The White House is expected to officially unveil Matthew Barzun as the US President’s choice for the plum diplomatic job within weeks. Louis Susman, the current ambassador and a former fundraiser himself, will leave his post in early April.
Mr Barzun, 42, still has to pass through a vetting process and be approved by the Senate. But he is expected to clear those hurdles, having served as ambassador to Sweden from 2009 to 2011.
His selection will be seen as further evidence of the role money plays in high profile US ambassadorial appointments.
The Court of St James, with residency in the splendour of Winfield House in Regent’s Park, will be his reward for acting as national finance chairman of the successful 2012 Obama campaign. He also personally “bundled” an estimated $1 million from various donors.
As Mr Obama’s most trusted fundraiser, he was able to see off a challenge by Anna Wintour, the British-born editor of Vogue, for what is regarded in Washington as the most coveted posting in the president’s gift. Ms Wintour was regarded as an early contender for London or Paris, but may have been damaged by the fact that her boyfriend, J Shelby Bryan, owes the US government more than $1.2 million (£760,000) in taxes.
Mr Barzun made his money at the gadget news and reviews website CNET. Raised in Massachusetts and educated at Harvard, he joined the company as its fourth employee in 1993 and stayed for 11 years, rising to chief strategy officer before starting his own consultancy for internet media firms.
He became involved with Democratic Party at an early age, acting as a student intern in 1989 for Massachusetts Senator John Kerry, and working on fundraising for the senator’s failed 2004 White House bid.
During Mr Obama’s 2008 campaign, Mr Barzun broke new ground by using his online know-how to galvanise small-scale contributors, who were crucial to the young senator’s historic victory as the first black US president.

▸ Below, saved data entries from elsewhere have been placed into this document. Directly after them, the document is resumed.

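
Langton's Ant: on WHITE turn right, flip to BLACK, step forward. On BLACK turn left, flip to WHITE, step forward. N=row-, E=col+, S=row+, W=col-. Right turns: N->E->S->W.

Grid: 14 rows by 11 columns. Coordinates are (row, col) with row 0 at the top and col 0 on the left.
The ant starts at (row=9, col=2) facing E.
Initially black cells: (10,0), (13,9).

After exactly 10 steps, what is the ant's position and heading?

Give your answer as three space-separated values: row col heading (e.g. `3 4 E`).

Answer: 8 1 W

Derivation:
Step 1: on WHITE (9,2): turn R to S, flip to black, move to (10,2). |black|=3
Step 2: on WHITE (10,2): turn R to W, flip to black, move to (10,1). |black|=4
Step 3: on WHITE (10,1): turn R to N, flip to black, move to (9,1). |black|=5
Step 4: on WHITE (9,1): turn R to E, flip to black, move to (9,2). |black|=6
Step 5: on BLACK (9,2): turn L to N, flip to white, move to (8,2). |black|=5
Step 6: on WHITE (8,2): turn R to E, flip to black, move to (8,3). |black|=6
Step 7: on WHITE (8,3): turn R to S, flip to black, move to (9,3). |black|=7
Step 8: on WHITE (9,3): turn R to W, flip to black, move to (9,2). |black|=8
Step 9: on WHITE (9,2): turn R to N, flip to black, move to (8,2). |black|=9
Step 10: on BLACK (8,2): turn L to W, flip to white, move to (8,1). |black|=8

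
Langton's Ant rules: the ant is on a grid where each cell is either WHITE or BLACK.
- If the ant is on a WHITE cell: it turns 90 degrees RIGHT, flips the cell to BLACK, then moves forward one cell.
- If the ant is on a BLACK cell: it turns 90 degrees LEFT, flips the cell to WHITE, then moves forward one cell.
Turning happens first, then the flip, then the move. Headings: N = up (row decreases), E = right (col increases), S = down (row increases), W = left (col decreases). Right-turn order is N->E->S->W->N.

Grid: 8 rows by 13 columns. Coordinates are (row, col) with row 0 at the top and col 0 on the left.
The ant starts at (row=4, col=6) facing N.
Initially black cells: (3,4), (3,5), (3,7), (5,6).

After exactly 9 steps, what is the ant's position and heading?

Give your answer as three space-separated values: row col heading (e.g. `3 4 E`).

Step 1: on WHITE (4,6): turn R to E, flip to black, move to (4,7). |black|=5
Step 2: on WHITE (4,7): turn R to S, flip to black, move to (5,7). |black|=6
Step 3: on WHITE (5,7): turn R to W, flip to black, move to (5,6). |black|=7
Step 4: on BLACK (5,6): turn L to S, flip to white, move to (6,6). |black|=6
Step 5: on WHITE (6,6): turn R to W, flip to black, move to (6,5). |black|=7
Step 6: on WHITE (6,5): turn R to N, flip to black, move to (5,5). |black|=8
Step 7: on WHITE (5,5): turn R to E, flip to black, move to (5,6). |black|=9
Step 8: on WHITE (5,6): turn R to S, flip to black, move to (6,6). |black|=10
Step 9: on BLACK (6,6): turn L to E, flip to white, move to (6,7). |black|=9

Answer: 6 7 E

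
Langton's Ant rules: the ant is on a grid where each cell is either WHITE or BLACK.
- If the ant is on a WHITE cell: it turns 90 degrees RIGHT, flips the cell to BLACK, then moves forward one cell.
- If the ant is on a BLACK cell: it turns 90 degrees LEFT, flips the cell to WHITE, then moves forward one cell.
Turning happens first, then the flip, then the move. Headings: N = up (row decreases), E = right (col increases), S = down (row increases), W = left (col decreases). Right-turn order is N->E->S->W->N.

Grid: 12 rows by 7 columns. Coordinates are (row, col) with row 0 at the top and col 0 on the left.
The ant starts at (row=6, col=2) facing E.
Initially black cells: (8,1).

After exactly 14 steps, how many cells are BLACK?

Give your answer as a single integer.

Step 1: on WHITE (6,2): turn R to S, flip to black, move to (7,2). |black|=2
Step 2: on WHITE (7,2): turn R to W, flip to black, move to (7,1). |black|=3
Step 3: on WHITE (7,1): turn R to N, flip to black, move to (6,1). |black|=4
Step 4: on WHITE (6,1): turn R to E, flip to black, move to (6,2). |black|=5
Step 5: on BLACK (6,2): turn L to N, flip to white, move to (5,2). |black|=4
Step 6: on WHITE (5,2): turn R to E, flip to black, move to (5,3). |black|=5
Step 7: on WHITE (5,3): turn R to S, flip to black, move to (6,3). |black|=6
Step 8: on WHITE (6,3): turn R to W, flip to black, move to (6,2). |black|=7
Step 9: on WHITE (6,2): turn R to N, flip to black, move to (5,2). |black|=8
Step 10: on BLACK (5,2): turn L to W, flip to white, move to (5,1). |black|=7
Step 11: on WHITE (5,1): turn R to N, flip to black, move to (4,1). |black|=8
Step 12: on WHITE (4,1): turn R to E, flip to black, move to (4,2). |black|=9
Step 13: on WHITE (4,2): turn R to S, flip to black, move to (5,2). |black|=10
Step 14: on WHITE (5,2): turn R to W, flip to black, move to (5,1). |black|=11

Answer: 11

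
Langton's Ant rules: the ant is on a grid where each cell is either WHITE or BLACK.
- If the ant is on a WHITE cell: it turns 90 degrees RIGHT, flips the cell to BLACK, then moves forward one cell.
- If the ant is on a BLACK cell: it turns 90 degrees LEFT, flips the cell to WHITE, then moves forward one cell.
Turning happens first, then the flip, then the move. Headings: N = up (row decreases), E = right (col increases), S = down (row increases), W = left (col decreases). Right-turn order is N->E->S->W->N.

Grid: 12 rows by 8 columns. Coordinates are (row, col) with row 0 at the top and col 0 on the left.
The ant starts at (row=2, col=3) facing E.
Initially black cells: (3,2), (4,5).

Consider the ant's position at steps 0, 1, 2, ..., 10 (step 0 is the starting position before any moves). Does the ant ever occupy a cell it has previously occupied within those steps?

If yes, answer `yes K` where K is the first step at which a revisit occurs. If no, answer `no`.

Step 1: on WHITE (2,3): turn R to S, flip to black, move to (3,3). |black|=3 — new cell
Step 2: on WHITE (3,3): turn R to W, flip to black, move to (3,2). |black|=4 — new cell
Step 3: on BLACK (3,2): turn L to S, flip to white, move to (4,2). |black|=3 — new cell
Step 4: on WHITE (4,2): turn R to W, flip to black, move to (4,1). |black|=4 — new cell
Step 5: on WHITE (4,1): turn R to N, flip to black, move to (3,1). |black|=5 — new cell
Step 6: on WHITE (3,1): turn R to E, flip to black, move to (3,2). |black|=6 — REVISIT

Answer: yes 6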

Mr Barzun’s forebears include John Winthrop, a wealthy English Puritan lawyer and one of the leading figures in the founding of the Massachusetts Bay Colony, the first major settlement after Plymouth Colony.
Winthrop led the first large wave of migrants from England in 1630, serving as an early governor of the colony. His writings and vision of the colony as a Puritan “city upon a hill” heavily influenced New England colonial thinking and development. He is credited with popularising the phrase, from the Sermon on the Mount, which helped give rise to the belief that America is God’s country.
Mr Barzun has three young children and is married to Brooke Lee Brown, a scion of one of the world’s biggest drinks companies, Brown-Forman. The Kentucky-based company has 4,120 employees worldwide. Its brands include Jack Daniel’s, Southern Comfort and Finlandia Vodka.